Some paradise! Raw untreated sewage flowed into every river. Factories poured smoke into the sky and all sorts of pollutants into rivers and streams. Two-stroke Trabant automobiles spewed white oily smoke, so much that you could not see the car you were passing until you were beside it! Rail transportation systems were similarly backward. Industrial design in electrics and electronics had not progressed much past WW2 standards. Some old buildings still showed the scars of WW2. New buildings were covered with rivers of rust, probably since the steel re-bar was placed too close to the concrete surface. In every respect, East Germany was horrid.
But the East German leaders and their secret police toadies lived the good life…
I’ve also been to Castro’s Cuba, and it’s not much different. People are generally poor and even hungry. Lot’s of doctors, but no medicines. But life is good for the elite…
… I wrote this just in case there was any remaining doubt.
************************
E.M.Smith et al, re higher heating bills due to colder and longer winters.
Not likely to happen soon, if at all, IMHO. Worldwide natural gas trading, in the form of LNG, has commenced in a big way. This drives down the price of natural gas (currently around $3.5 per million cubic feet).
Food shortages, and higher food prices, yes, I can see that.
Thanks to ExxonMobil and QatarGas, also ExxonMobil and Sakhalin Island, and a few other LNG exporters, we are in for a long spell of low-priced natural gas and lower heating bills. There are additional LNG plants due to start up later this year. This low price for natural gas will last for a very long time.
Bring on the cold. Turn on the gas. Stay toasty and warm.
look at the ice chart, it is WAY higher than all of the years 2002-2008!!!!!
A little OT:
Has anyone been keeping track of the expedition daily locations lately? About a month ago, they were moving 10 steps forward during the day and 8 steps back due to the southward drifting ice (really poor planning).
Since they have been hunkered down in their tents for about a week, restricting their food intake to 1000 calories a day, have they been drifting southward that entire time?
jack mosevich (15:04:42) :
Gary: Please elucidate what all these letters represent, or provide a link, for us illiterates
http://www.acronymfinder.com/
Gary: see my post above at 17:21:46
Do we know for sure that they’re using fuel drums? My (admittedly very limited) experience with remote site logistics has been that fuel these days is usually stored in bladders made of Hypalon, or something similar. Drain the thing, and it could probably be folded up and flown out without too much trouble.
UNLESS…
…there’s a “tipping point” 🙂
You rang?
There will be a tipping point, it’s called December 2009 and what follows.

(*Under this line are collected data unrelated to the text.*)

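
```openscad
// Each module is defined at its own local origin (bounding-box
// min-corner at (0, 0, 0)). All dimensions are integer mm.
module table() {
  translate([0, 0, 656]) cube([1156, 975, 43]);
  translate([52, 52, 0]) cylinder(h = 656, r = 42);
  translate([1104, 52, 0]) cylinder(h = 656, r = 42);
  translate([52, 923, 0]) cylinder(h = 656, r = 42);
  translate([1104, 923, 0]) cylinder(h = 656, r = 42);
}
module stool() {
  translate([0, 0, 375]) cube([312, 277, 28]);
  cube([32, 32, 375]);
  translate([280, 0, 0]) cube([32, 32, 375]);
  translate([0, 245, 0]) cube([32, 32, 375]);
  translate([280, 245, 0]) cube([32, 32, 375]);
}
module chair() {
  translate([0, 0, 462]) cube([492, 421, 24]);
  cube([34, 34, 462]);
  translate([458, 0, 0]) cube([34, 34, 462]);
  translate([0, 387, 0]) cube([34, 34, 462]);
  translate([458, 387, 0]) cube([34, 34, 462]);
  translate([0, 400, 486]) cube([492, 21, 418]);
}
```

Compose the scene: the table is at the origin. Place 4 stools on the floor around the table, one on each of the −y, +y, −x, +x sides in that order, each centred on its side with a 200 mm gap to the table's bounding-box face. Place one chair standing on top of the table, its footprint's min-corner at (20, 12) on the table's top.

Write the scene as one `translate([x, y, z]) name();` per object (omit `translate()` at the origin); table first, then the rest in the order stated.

table();
translate([422, -477, 0]) stool();
translate([422, 1175, 0]) stool();
translate([-512, 349, 0]) stool();
translate([1356, 349, 0]) stool();
translate([20, 12, 699]) chair();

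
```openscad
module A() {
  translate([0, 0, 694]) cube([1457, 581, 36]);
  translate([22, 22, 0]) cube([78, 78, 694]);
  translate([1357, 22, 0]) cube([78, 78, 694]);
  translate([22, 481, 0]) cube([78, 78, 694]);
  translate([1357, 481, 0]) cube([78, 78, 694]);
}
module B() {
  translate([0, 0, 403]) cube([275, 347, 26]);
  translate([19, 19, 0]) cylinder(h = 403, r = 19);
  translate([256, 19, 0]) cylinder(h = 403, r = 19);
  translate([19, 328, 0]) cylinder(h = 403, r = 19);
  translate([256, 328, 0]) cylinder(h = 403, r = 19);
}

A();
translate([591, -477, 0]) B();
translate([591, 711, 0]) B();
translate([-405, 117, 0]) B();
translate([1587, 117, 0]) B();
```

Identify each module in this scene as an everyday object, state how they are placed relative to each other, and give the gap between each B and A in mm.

Each stool's nearest face is 130 mm from the table's bounding box.

A is a table. B is a stool. Four stools sit around the table at the −y, +y, −x, +x sides. The gap between each stool and the table is 130 mm.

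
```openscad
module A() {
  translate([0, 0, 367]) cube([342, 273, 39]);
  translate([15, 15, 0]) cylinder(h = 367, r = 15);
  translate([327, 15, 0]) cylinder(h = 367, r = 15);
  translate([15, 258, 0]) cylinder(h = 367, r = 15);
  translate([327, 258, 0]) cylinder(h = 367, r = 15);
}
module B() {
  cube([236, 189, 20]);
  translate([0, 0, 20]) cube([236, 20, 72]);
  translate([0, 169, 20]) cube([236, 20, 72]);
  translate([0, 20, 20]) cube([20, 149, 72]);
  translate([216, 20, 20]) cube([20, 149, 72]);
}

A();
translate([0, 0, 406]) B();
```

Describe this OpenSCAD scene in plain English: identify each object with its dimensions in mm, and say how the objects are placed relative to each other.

A is a four-legged stool. The seat is a 342×273×39 mm slab whose top surface is at z = 406 mm; four round legs, each 30 mm in diameter, run from the floor (z = 0) to the underside of the seat, each leg's axis is inset half a diameter from the nearest pair of seat edges (so the leg's bounding box is flush with the corner).

B is an open-topped rectangular box: outside dimensions 236×189×92 mm, with a uniform wall and base thickness of 20 mm. The base is a full 236×189 slab on the floor; four walls sit on top of the base. The front and back walls (the −y and +y sides) span the full width; the two side walls fit between them.

The open box is on top of the stool.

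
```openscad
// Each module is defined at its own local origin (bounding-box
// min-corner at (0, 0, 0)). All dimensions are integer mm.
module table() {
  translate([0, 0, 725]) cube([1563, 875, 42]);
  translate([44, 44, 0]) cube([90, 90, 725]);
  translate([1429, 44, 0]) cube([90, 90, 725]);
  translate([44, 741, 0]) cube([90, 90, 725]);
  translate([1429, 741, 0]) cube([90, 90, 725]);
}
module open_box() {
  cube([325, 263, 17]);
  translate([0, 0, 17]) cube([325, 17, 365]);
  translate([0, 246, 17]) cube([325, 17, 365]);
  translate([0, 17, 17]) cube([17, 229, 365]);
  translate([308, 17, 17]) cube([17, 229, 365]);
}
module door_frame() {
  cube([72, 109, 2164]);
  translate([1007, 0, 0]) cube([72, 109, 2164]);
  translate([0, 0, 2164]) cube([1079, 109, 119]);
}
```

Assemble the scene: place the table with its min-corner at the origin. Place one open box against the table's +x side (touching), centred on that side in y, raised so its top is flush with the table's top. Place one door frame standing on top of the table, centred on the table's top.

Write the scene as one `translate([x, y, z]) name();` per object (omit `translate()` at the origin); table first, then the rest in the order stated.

table();
translate([1563, 306, 385]) open_box();
translate([242, 383, 767]) door_frame();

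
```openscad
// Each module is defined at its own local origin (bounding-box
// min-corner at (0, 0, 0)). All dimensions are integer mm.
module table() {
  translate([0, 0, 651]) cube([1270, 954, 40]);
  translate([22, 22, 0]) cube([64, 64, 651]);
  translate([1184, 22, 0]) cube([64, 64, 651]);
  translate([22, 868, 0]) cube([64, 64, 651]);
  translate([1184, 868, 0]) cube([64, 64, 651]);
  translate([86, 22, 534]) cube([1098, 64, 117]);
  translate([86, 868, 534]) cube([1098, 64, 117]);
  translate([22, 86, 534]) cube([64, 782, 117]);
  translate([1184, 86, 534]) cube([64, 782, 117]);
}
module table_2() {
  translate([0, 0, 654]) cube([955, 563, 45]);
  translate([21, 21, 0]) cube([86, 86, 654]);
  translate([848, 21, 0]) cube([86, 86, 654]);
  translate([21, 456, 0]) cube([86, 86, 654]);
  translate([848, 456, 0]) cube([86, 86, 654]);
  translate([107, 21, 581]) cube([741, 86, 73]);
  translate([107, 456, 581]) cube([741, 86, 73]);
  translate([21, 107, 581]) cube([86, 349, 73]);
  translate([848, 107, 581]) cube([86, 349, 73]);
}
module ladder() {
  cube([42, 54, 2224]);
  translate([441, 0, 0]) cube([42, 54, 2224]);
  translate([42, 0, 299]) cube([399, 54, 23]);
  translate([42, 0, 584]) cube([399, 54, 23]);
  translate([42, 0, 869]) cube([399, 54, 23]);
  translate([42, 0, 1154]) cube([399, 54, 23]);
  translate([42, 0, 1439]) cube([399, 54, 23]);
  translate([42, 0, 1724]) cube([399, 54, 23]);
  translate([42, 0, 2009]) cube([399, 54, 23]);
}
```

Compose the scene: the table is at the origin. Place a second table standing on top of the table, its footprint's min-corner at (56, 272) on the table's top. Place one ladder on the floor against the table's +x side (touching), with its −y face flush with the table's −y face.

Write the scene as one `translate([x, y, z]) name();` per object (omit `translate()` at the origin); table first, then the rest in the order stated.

table();
translate([56, 272, 691]) table_2();
translate([1270, 0, 0]) ladder();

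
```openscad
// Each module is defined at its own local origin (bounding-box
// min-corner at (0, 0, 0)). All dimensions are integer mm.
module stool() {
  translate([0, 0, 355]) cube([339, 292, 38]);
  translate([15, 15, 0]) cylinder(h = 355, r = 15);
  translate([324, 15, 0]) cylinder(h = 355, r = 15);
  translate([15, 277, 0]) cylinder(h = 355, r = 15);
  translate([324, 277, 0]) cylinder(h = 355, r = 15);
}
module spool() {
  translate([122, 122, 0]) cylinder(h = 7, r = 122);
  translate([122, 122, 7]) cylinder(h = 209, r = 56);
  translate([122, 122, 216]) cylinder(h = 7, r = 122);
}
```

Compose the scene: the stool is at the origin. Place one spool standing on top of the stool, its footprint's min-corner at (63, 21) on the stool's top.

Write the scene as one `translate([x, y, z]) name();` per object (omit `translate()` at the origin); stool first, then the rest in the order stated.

stool();
translate([63, 21, 393]) spool();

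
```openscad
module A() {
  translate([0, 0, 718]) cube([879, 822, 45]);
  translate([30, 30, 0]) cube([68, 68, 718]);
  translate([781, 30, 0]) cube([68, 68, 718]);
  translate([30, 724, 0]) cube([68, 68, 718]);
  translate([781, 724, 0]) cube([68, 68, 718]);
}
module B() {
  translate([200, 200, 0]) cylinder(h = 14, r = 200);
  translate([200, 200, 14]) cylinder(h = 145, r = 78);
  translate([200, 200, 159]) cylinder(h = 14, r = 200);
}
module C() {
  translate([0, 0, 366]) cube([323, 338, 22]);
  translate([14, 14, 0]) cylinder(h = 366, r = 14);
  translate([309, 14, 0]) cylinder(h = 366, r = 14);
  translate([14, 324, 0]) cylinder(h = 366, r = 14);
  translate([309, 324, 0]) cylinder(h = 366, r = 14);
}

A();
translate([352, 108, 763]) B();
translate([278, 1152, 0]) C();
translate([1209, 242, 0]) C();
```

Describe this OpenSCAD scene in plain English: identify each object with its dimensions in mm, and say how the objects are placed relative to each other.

A is a rectangular dining table. The top is 879×822×45 mm with its upper surface at z = 763 mm. It stands on four 68×68 mm square legs, each inset 30 mm from the nearest pair of top edges, running from the floor to the underside of the top.

B is a spool: two coaxial disc flanges of radius 200 mm and thickness 14 mm, joined by a core cylinder of radius 78 mm and height 145 mm. The lower flange rests on z = 0 and the three cylinders share a vertical axis.

C is a four-legged stool. The seat is 323×338 mm, 22 mm thick, top at z = 388 mm. It stands on four round legs, each 28 mm in diameter, from z = 0 to the seat underside, each leg's axis is inset half a diameter from the nearest pair of seat edges (so the leg's bounding box is flush with the corner).

The spool is on top of the table. Two stools sit around the table at the +y, +x sides.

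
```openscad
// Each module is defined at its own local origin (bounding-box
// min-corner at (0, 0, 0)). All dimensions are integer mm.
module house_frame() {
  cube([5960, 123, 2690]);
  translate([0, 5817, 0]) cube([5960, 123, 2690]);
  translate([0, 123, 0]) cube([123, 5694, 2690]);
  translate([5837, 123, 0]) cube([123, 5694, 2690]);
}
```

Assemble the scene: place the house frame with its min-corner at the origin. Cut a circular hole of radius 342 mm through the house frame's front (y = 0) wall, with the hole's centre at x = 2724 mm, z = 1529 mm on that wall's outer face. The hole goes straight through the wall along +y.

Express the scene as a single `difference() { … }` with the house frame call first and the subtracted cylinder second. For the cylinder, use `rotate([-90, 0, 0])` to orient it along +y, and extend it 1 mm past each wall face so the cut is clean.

difference() {
  house_frame();
  translate([2724, -1, 1529]) rotate([-90, 0, 0]) cylinder(h = 125, r = 342);
}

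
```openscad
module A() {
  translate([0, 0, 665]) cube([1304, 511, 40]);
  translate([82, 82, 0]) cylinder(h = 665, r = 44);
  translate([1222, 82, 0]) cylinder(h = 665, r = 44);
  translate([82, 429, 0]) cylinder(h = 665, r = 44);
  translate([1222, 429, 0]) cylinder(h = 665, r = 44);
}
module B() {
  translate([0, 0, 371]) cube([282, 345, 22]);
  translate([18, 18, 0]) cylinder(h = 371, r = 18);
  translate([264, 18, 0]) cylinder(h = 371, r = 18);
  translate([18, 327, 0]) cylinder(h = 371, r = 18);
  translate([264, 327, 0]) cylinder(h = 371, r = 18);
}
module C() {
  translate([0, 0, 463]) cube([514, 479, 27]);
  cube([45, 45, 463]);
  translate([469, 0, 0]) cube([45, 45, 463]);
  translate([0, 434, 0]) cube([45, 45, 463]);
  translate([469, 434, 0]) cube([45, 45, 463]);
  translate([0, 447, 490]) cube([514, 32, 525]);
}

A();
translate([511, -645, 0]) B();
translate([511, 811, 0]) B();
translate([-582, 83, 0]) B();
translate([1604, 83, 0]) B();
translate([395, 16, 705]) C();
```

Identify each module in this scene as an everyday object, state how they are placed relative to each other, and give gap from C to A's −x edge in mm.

The chair's min-x is at 395; the table's min-x is 0; gap = 395 mm.

A is a table. B is a stool. C is a chair. Four stools sit around the table at the −y, +y, −x, +x sides. The chair is on top of the table, centred. The gap from the chair to the table's −x edge is 395 mm.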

Keep your eye on the S. Hemisphere’s winter.
With the Sun doing as badly as it currently is, the next N. Hemisphere’s winter will be worse.

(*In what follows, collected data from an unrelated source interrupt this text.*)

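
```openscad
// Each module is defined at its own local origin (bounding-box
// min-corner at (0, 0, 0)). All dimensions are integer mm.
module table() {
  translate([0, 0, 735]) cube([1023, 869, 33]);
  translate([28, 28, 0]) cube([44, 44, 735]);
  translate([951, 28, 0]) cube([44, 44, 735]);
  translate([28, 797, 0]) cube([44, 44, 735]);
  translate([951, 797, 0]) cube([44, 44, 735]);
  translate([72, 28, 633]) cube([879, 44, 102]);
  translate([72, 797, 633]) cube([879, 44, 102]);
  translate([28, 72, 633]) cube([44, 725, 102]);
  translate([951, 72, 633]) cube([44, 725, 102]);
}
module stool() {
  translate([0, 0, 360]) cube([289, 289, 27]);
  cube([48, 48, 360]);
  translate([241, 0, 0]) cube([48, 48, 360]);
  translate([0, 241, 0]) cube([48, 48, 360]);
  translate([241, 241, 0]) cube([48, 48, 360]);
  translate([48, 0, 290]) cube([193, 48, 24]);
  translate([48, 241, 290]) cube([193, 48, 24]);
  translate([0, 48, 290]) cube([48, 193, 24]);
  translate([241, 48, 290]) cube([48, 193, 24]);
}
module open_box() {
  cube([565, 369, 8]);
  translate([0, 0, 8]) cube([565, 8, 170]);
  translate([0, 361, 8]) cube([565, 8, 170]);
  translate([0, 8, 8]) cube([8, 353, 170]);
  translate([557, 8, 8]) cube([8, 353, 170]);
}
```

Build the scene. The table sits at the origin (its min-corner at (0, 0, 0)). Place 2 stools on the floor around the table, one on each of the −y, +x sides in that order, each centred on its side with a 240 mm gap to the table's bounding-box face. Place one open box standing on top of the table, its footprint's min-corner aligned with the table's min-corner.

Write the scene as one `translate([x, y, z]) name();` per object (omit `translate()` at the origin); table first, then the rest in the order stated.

table();
translate([367, -529, 0]) stool();
translate([1263, 290, 0]) stool();
translate([0, 0, 768]) open_box();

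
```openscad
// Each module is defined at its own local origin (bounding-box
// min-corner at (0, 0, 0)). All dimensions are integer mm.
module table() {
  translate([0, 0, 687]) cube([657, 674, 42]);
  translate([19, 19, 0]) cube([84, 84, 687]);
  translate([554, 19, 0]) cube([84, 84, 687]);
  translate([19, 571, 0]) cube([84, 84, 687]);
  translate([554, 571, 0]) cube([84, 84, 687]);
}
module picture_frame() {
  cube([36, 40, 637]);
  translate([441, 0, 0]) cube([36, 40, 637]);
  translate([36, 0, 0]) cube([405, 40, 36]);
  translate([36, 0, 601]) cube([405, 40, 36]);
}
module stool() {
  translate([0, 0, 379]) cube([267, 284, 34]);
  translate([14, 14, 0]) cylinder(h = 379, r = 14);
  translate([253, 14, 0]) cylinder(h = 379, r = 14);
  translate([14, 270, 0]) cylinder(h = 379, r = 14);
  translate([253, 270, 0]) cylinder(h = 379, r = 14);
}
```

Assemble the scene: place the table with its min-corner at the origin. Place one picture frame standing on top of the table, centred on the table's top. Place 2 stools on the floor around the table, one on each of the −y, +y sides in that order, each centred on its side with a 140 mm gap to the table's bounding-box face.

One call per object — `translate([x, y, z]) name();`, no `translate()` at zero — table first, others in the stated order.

table();
translate([90, 317, 729]) picture_frame();
translate([195, -424, 0]) stool();
translate([195, 814, 0]) stool();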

It’s a slow ratchet down, but each tick of the pall brings ever deepening cold.
The headlines will read: “Disaster in Alasker” and “Cyrogenic Freeze hits the Yukon”.
I read this last night and was astonished at the garbage it contained. They claim that servers are requiring more power, etc.. etc.., what a bunch of hogwash. In my company, we have recently built out a brand new data center, it has 3 times the number of servers, perhaps 1000x the computing power, and runs on approximately 1/100th the power and resources as the old one. Now, someone tell me how that has increased our energy usage and carbon footprint. Anyone that knows even one smidge of anything about the IT industry clearly knows that today’s servers and technology require far less energy than every before. Additionally, they cite Google as this huge energy waster, however, Google is one of the most green and energy self-sufficient companies in the world. Who ever wrote this garbage, either has not one stinking clue about anything, or is blaintently lying to get a response and/or ratings. Pure and complete hogwash it is!